In short, research is slightly less deterministic than programming but not sufficiently so to inhibit a fast improvement loop.
INFORMATION OUTPUT IS GROWING
I remember researching the insurance market to help a large global asset manager. We had to carefully evaluate which reports to buy and what we would get out of them; there was little else to go on.
While crypto is far less developed than trad-fi, there’s already a lot of information to parse.
Ranging from social media to onchain data, the technical ability to query and extract information becomes so important that without it it’s really challenging to produce nuanced insights.
Research agents can be programmed to do everything from writing Dune queries to reading a thousand tweets at once. There’s a threshold point where the ability to ingest more information outweighs the ability to synthesize it effectively and I think we’re reaching it soon.
To be honest, I'm torn whether this transition even matters in the long run because the value of information for decision making purposes is reducing at the same time.
This effect has been obvious in politics and markets, as narratives dominate fundamentals and volatility has made fundamentals less reliable.

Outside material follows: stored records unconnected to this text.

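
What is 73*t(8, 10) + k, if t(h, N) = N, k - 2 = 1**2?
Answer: 733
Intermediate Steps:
k = 3 (k = 2 + 1**2 = 2 + 1 = 3)
73*t(8, 10) + k = 73*10 + 3 = 730 + 3 = 733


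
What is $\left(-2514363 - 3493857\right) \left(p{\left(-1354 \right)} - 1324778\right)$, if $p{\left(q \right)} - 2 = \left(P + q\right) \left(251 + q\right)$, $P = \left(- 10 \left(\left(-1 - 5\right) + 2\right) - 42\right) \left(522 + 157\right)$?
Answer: $-10013059123200$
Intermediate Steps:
$P = -1358$ ($P = \left(- 10 \left(\left(-1 - 5\right) + 2\right) - 42\right) 679 = \left(- 10 \left(-6 + 2\right) - 42\right) 679 = \left(\left(-10\right) \left(-4\right) - 42\right) 679 = \left(40 - 42\right) 679 = \left(-2\right) 679 = -1358$)
$p{\left(q \right)} = 2 + \left(-1358 + q\right) \left(251 + q\right)$
$\left(-2514363 - 3493857\right) \left(p{\left(-1354 \right)} - 1324778\right) = \left(-2514363 - 3493857\right) \left(\left(-340856 + \left(-1354\right)^{2} - -1498878\right) - 1324778\right) = - 6008220 \left(\left(-340856 + 1833316 + 1498878\right) - 1324778\right) = - 6008220 \left(2991338 - 1324778\right) = \left(-6008220\right) 1666560 = -10013059123200$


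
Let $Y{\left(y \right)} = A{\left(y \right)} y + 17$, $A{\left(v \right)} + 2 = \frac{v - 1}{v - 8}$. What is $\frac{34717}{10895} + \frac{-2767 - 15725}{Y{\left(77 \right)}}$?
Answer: $\frac{14026469377}{39232895} \approx 357.52$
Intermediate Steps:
$A{\left(v \right)} = -2 + \frac{-1 + v}{-8 + v}$ ($A{\left(v \right)} = -2 + \frac{v - 1}{v - 8} = -2 + \frac{-1 + v}{-8 + v}$)
$Y{\left(y \right)} = 17 + \frac{y \left(15 - y\right)}{-8 + y}$ ($Y{\left(y \right)} = \frac{15 - y}{-8 + y} y + 17 = \frac{y \left(15 - y\right)}{-8 + y} + 17 = 17 + \frac{y \left(15 - y\right)}{-8 + y}$)
$\frac{34717}{10895} + \frac{-2767 - 15725}{Y{\left(77 \right)}} = \frac{34717}{10895} + \frac{-2767 - 15725}{\frac{1}{-8 + 77} \left(-136 - 77^{2} + 32 \cdot 77\right)} = 34717 \cdot \frac{1}{10895} + \frac{-2767 - 15725}{\frac{1}{69} \left(-136 - 5929 + 2464\right)} = \frac{34717}{10895} - \frac{18492}{\frac{1}{69} \left(-136 - 5929 + 2464\right)} = \frac{34717}{10895} - \frac{18492}{\frac{1}{69} \left(-3601\right)} = \frac{34717}{10895} - \frac{18492}{- \frac{3601}{69}} = \frac{34717}{10895} - - \frac{1275948}{3601} = \frac{34717}{10895} + \frac{1275948}{3601} = \frac{14026469377}{39232895}$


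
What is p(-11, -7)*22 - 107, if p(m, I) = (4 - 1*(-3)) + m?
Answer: -195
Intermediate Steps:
p(m, I) = 7 + m (p(m, I) = (4 + 3) + m = 7 + m)
p(-11, -7)*22 - 107 = (7 - 11)*22 - 107 = -4*22 - 107 = -88 - 107 = -195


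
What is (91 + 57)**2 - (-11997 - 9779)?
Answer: 43680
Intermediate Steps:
(91 + 57)**2 - (-11997 - 9779) = 148**2 - 1*(-21776) = 21904 + 21776 = 43680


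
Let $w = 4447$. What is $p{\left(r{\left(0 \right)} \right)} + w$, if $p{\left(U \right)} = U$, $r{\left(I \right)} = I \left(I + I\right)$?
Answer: $4447$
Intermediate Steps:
$r{\left(I \right)} = 2 I^{2}$ ($r{\left(I \right)} = I 2 I = 2 I^{2}$)
$p{\left(r{\left(0 \right)} \right)} + w = 2 \cdot 0^{2} + 4447 = 2 \cdot 0 + 4447 = 0 + 4447 = 4447$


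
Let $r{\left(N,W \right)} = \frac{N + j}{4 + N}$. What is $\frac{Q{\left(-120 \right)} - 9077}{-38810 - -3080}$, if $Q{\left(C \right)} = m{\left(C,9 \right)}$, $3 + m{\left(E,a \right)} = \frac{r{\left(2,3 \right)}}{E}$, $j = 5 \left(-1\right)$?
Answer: $\frac{2179199}{8575200} \approx 0.25413$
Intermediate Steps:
$j = -5$
$r{\left(N,W \right)} = \frac{-5 + N}{4 + N}$ ($r{\left(N,W \right)} = \frac{N - 5}{4 + N} = \frac{-5 + N}{4 + N}$)
$m{\left(E,a \right)} = -3 - \frac{1}{2 E}$ ($m{\left(E,a \right)} = -3 + \frac{\frac{1}{4 + 2} \left(-5 + 2\right)}{E} = -3 + \frac{\frac{1}{6} \left(-3\right)}{E} = -3 - \frac{1}{2 E}$)
$Q{\left(C \right)} = -3 - \frac{1}{2 C}$
$\frac{Q{\left(-120 \right)} - 9077}{-38810 - -3080} = \frac{\left(-3 - \frac{1}{2 \left(-120\right)}\right) - 9077}{-38810 - -3080} = \frac{\left(-3 - - \frac{1}{240}\right) - 9077}{-38810 + 3080} = \frac{\left(-3 + \frac{1}{240}\right) - 9077}{-35730} = \left(- \frac{719}{240} - 9077\right) \left(- \frac{1}{35730}\right) = \left(- \frac{2179199}{240}\right) \left(- \frac{1}{35730}\right) = \frac{2179199}{8575200}$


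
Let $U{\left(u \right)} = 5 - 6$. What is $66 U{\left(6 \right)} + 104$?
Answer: $38$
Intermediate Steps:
$U{\left(u \right)} = -1$ ($U{\left(u \right)} = 5 - 6 = -1$)
$66 U{\left(6 \right)} + 104 = 66 \left(-1\right) + 104 = -66 + 104 = 38$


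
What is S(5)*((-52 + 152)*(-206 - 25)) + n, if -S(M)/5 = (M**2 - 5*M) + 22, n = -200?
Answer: 2540800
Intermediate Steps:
S(M) = -110 - 5*M**2 + 25*M (S(M) = -5*((M**2 - 5*M) + 22) = -5*(22 + M**2 - 5*M) = -110 - 5*M**2 + 25*M)
S(5)*((-52 + 152)*(-206 - 25)) + n = (-110 - 5*5**2 + 25*5)*((-52 + 152)*(-206 - 25)) - 200 = (-110 - 5*25 + 125)*(100*(-231)) - 200 = (-110 - 125 + 125)*(-23100) - 200 = -110*(-23100) - 200 = 2541000 - 200 = 2540800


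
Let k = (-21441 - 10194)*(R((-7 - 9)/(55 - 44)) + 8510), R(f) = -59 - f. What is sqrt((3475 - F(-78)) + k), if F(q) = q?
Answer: 2*I*sqrt(8088542858)/11 ≈ 16352.0*I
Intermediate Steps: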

In practice, companies are adopting a bias to action and telling their own story as opposed to relying on strategic correctness. In fact, a fascinating follow-up question is whether the end of research also marks the end of strategy.
I believe strategy will always exist (in any game), but the idea of a 5-10 year plan may go out of the window and modern strategies need to be dynamic and centered on a compounding process rather than a big resource allocation decision.